On its way out the door, the Trump administration’s Department of Labor (DOL) finalized a rule that increased the prevailing wage—the minimum wage—for foreign workers in the H‑1B and permanent immigration programs. The final rule updated an interim final rule effective October 2020, which, as I have previously explained, the DOL misrepresented in multiple ways. And while the wage increases are lower in the new rule than the October rule, DOL is still justifying the rule with misrepresentations. It claims in the final rule that data provided by commenters on the interim final rule support its higher wage levels, but the opposite is true.
The law requires DOL to set the prevailing wage with “at least 4 levels of wages commensurate with experience, education, and the level of supervision.” The Level 1 wage is the entry level. The level 4 wage is the “fully competent” or supervisory wage. DOL uses the Bureau of Labor Statistics’ Occupational Employment Statistics (OES) survey to identify the wage for each occupation-area combination.
The OES survey doesn’t capture information about skills, so DOL has for as long as it has used the OES survey (since 1998) created the entry level wage by averaging the bottom third of wages in the occupation in the area based on the assumption that lower wages reflect lower skilled. It then averaged the rest of the wages (top two thirds) to create the level 4 wage. The other two levels are equally distributed between the level 1 and level 4.

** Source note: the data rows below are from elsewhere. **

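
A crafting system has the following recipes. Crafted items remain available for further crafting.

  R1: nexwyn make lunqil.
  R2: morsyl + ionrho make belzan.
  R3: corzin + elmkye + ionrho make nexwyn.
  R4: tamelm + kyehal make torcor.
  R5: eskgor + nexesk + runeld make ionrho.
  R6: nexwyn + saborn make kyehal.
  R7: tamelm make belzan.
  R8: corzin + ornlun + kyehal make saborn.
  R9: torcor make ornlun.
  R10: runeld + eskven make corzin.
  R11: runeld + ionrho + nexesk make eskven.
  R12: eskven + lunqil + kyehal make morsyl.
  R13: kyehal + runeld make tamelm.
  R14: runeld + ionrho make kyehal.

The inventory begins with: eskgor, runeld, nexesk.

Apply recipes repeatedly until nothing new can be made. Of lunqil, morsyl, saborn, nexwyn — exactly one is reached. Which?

saborn

Using R5, eskgor, nexesk, and runeld make ionrho.
runeld + ionrho + nexesk → eskven (R11).
runeld + ionrho → kyehal (R14).
Using R10, runeld and eskven make corzin.
kyehal + runeld → tamelm (R13).
Using R4, tamelm and kyehal make torcor.
torcor → ornlun (R9).
corzin + ornlun + kyehal → saborn (R8).
morsyl would need eskven, lunqil, and kyehal (R12), but lunqil is never obtained. lunqil would need nexwyn (R1), but nexwyn is never obtained. nexwyn would need corzin, elmkye, and ionrho (R3), but elmkye is never obtained.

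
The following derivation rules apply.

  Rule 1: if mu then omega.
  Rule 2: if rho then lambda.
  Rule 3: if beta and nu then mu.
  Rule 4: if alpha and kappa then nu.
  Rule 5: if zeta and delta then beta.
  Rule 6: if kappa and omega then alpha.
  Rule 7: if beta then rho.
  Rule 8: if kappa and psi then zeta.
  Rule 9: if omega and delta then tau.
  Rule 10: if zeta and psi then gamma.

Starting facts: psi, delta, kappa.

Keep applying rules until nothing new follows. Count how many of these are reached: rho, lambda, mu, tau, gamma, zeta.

kappa and psi hold, so zeta follows (Rule 8).
zeta and psi hold, so gamma follows (Rule 10).
From zeta and delta, Rule 5 gives beta.
beta holds, so rho follows (Rule 7).
rho holds, so lambda follows (Rule 2).
rho: reached.
lambda: reached.
mu would need beta and nu (Rule 3), but nu is never established.
tau would need omega and delta (Rule 9), but omega is never established.
gamma: reached.
zeta: reached.
Reached: rho, lambda, gamma, and zeta — 4 of the 6.

4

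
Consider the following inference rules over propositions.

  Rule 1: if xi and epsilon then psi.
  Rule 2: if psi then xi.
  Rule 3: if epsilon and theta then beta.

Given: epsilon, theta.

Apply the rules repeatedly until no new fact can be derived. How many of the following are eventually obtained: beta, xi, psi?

epsilon and theta hold, so beta follows (Rule 3).
beta: reached.
xi would need psi (Rule 2), but psi is never established.
psi would need xi and epsilon (Rule 1), but xi is never established.
Reached: beta — 1 of the 3.

1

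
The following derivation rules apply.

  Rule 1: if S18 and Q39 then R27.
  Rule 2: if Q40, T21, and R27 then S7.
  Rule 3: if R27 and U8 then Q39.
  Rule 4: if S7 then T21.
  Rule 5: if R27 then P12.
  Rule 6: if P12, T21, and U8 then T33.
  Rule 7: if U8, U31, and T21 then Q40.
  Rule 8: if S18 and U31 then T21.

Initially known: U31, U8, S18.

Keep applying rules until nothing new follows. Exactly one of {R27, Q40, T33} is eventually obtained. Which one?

Q40

From S18 and U31, Rule 8 gives T21.
From U8, U31, and T21, Rule 7 gives Q40.
T33 would need P12, T21, and U8 (Rule 6), but P12 is never established. R27 would need S18 and Q39 (Rule 1), but Q39 is never established.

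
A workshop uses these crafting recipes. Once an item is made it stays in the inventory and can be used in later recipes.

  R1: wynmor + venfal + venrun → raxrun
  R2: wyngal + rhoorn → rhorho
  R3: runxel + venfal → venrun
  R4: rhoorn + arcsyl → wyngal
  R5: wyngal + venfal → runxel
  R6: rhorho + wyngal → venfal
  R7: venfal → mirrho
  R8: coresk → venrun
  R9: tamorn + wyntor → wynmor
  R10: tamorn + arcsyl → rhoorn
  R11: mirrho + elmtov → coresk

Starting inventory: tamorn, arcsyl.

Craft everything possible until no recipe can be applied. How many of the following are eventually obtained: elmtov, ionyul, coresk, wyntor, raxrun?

No rule produces elmtov, and it is not given.
No rule produces ionyul, and it is not given.
coresk would need mirrho and elmtov (R11), but elmtov is never obtained.
No rule produces wyntor, and it is not given.
raxrun would need wynmor, venfal, and venrun (R1), but wynmor is never obtained.
None of the 5 are reached.

0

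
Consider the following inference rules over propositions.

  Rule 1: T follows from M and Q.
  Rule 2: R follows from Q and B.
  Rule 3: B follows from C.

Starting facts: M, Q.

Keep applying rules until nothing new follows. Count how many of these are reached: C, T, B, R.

1

From M and Q, Rule 1 gives T.
No rule produces C, and it is not given.
T: reached.
B would need C (Rule 3), but C is never established.
R would need Q and B (Rule 2), but B is never established.
Reached: T — 1 of the 4.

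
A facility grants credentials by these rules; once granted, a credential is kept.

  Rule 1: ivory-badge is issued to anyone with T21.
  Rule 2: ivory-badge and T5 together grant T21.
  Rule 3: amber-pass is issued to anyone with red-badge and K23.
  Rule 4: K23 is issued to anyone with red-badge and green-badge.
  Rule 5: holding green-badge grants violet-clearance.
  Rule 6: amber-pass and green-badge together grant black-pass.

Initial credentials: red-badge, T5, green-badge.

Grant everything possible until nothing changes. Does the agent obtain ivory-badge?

No

ivory-badge would need T21 (Rule 1), but T21 is never granted.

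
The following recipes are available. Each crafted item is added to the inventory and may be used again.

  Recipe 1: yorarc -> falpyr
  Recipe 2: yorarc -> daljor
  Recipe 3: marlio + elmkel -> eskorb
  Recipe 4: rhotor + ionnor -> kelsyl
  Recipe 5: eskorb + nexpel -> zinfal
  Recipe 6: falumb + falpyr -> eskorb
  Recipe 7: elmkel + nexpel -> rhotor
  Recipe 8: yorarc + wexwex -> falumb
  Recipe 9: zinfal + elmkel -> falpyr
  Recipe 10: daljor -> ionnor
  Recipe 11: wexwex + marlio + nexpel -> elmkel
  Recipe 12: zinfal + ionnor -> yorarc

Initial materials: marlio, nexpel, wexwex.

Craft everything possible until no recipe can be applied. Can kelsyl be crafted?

No

kelsyl would need rhotor and ionnor (Recipe 4), but ionnor is never obtained.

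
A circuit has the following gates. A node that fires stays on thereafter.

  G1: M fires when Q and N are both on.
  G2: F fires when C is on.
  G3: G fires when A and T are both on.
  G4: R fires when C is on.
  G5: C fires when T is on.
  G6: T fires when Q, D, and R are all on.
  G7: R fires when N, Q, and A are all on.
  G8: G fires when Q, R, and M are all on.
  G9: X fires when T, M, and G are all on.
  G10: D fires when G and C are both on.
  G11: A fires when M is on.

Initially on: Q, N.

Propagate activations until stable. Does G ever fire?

G1: Q and N on → M on.
G11: M on → A on.
N, Q, and A are on, so R fires (G7).
G8: Q, R, and M on → G on.

Yes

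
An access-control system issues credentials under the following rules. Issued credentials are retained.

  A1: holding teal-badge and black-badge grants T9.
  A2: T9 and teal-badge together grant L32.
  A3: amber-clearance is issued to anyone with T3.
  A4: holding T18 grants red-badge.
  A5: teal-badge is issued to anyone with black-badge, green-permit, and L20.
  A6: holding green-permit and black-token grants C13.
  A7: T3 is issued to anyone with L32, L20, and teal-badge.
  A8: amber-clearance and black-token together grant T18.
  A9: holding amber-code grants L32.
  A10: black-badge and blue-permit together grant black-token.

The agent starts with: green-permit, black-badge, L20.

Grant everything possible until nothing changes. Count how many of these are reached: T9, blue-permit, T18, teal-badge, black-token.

2

Holding black-badge, green-permit, and L20 grants teal-badge (A5).
Holding teal-badge and black-badge grants T9 (A1).
T9: reached.
No rule produces blue-permit, and it is not given.
T18 would need amber-clearance and black-token (A8), but black-token is never granted.
teal-badge: reached.
black-token would need black-badge and blue-permit (A10), but blue-permit is never granted.
Reached: T9 and teal-badge — 2 of the 5.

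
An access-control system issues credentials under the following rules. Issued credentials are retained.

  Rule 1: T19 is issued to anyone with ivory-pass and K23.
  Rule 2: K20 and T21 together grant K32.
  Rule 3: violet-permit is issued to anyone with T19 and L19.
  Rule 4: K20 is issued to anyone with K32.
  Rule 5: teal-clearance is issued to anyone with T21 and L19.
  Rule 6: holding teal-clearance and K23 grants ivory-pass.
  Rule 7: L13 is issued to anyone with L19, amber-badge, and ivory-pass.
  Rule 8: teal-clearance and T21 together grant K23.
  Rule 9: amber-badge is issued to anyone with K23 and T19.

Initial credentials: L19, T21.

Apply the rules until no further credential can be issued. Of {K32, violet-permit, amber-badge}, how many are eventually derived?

2

Holding T21 and L19 grants teal-clearance (Rule 5).
Holding teal-clearance and T21 grants K23 (Rule 8).
Holding teal-clearance and K23 grants ivory-pass (Rule 6).
Holding ivory-pass and K23 grants T19 (Rule 1).
Holding K23 and T19 grants amber-badge (Rule 9).
Holding T19 and L19 grants violet-permit (Rule 3).
K32 would need K20 and T21 (Rule 2), but K20 is never granted.
violet-permit: reached.
amber-badge: reached.
Reached: violet-permit and amber-badge — 2 of the 3.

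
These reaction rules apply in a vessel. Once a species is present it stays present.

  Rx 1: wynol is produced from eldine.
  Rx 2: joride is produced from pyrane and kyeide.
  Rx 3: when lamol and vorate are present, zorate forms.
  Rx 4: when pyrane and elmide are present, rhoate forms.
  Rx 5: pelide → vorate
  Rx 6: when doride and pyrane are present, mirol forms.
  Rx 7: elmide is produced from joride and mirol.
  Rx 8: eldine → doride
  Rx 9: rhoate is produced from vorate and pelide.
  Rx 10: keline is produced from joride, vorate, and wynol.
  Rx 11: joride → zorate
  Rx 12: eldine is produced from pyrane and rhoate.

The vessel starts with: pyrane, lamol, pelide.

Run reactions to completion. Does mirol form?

pelide present → vorate forms (Rx 5).
vorate and pelide present → rhoate forms (Rx 9).
pyrane and rhoate present → eldine forms (Rx 12).
eldine present → doride forms (Rx 8).
doride and pyrane present → mirol forms (Rx 6).

Yes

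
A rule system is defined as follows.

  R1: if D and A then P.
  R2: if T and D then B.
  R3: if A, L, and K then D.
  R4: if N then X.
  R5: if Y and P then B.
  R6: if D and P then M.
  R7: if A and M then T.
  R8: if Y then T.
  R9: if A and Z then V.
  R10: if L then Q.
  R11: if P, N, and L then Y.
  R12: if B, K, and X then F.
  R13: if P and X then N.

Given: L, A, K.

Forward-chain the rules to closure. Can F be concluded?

No

F would need B, K, and X (R12), but X is never established.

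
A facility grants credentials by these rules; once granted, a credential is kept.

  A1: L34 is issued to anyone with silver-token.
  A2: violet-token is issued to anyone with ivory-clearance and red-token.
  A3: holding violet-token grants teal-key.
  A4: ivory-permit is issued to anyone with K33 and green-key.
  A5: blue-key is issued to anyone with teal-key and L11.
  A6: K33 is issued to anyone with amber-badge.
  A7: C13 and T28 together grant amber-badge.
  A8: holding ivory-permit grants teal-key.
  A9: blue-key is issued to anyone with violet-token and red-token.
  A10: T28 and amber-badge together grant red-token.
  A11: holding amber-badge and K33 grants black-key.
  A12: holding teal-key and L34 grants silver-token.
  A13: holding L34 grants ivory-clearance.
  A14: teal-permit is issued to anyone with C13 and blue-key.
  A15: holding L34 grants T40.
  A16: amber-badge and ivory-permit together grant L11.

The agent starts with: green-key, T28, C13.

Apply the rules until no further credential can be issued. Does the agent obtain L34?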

The level 1 wage (average of the bottom third of wages) is about the 17th percentile. DOL’s January final rule will raise the level 1 prevailing wage to the 35th percentile, which is lower than the interim final rule for October that had set it at the 45th percentile. To justify setting the wage at the 35th percentile, the final rule cited several comments that it received in the interim final rule providing private wage data for various occupations. DOL makes this comment on the data:
In general, the Department found that the annual wage data for specific jobs in specific metropolitan areas offered by commenters were clustered around percentiles in the 30s. Some annual wage data offered by commenters fell in lower percentiles, and a few fell higher in the distribution.
DOL listed wages that it received before concluding:
In sum, most of the wage data offered by commenters was for salaries paid by employers to entry-level workers in positions typically filled by H‑1B workers. While there are outliers, most of these wage observations fell between the 30th and 40th percentiles of the OES distribution.
In other words, DOL is stating that private wage data from the commenters support its rule, but that is false. Most of the wages from commenters as listed by DOL did not fall between the 30th and 40th percentiles. It is almost like these passages were written before DOL had analyzed the data that commenters provided. But Table 1 provides the entry level 1 data that DOL cited and what percentile DOL identified those wages falling in the OES data. It shows only one high end wage of the 15 ranges provided that was above the 35th percentile. The majority of the DOL-cited data points was at the 20th percentile or below.
In other words, the private wage data provided to DOL and cited by the rule are much closer to the existing prevailing wage structure than the DOL’s rule. DOL also provided a few data points for wage levels 2 and 4 (Table 2). Wage level 2 will increase from about the 34th to 53rd percentile. Yet the only two data points that DOL provides show percentiles closer to the original prevailing wage. The level 4 wage will increase from the 67th to 90th percentile, but again the only comment cited by DOL shows wages close to the original prevailing wage.
This is not DOL’s only argument for its new rule, but it is an important one nonetheless. By misrepresenting—again—wage data to support its misguided approach, DOL undermines its credibility. Courts have enjoined the October interim final rule on procedural grounds since December. Hopefully, if courts reach the substance of the final rule, they will find it wanting as well.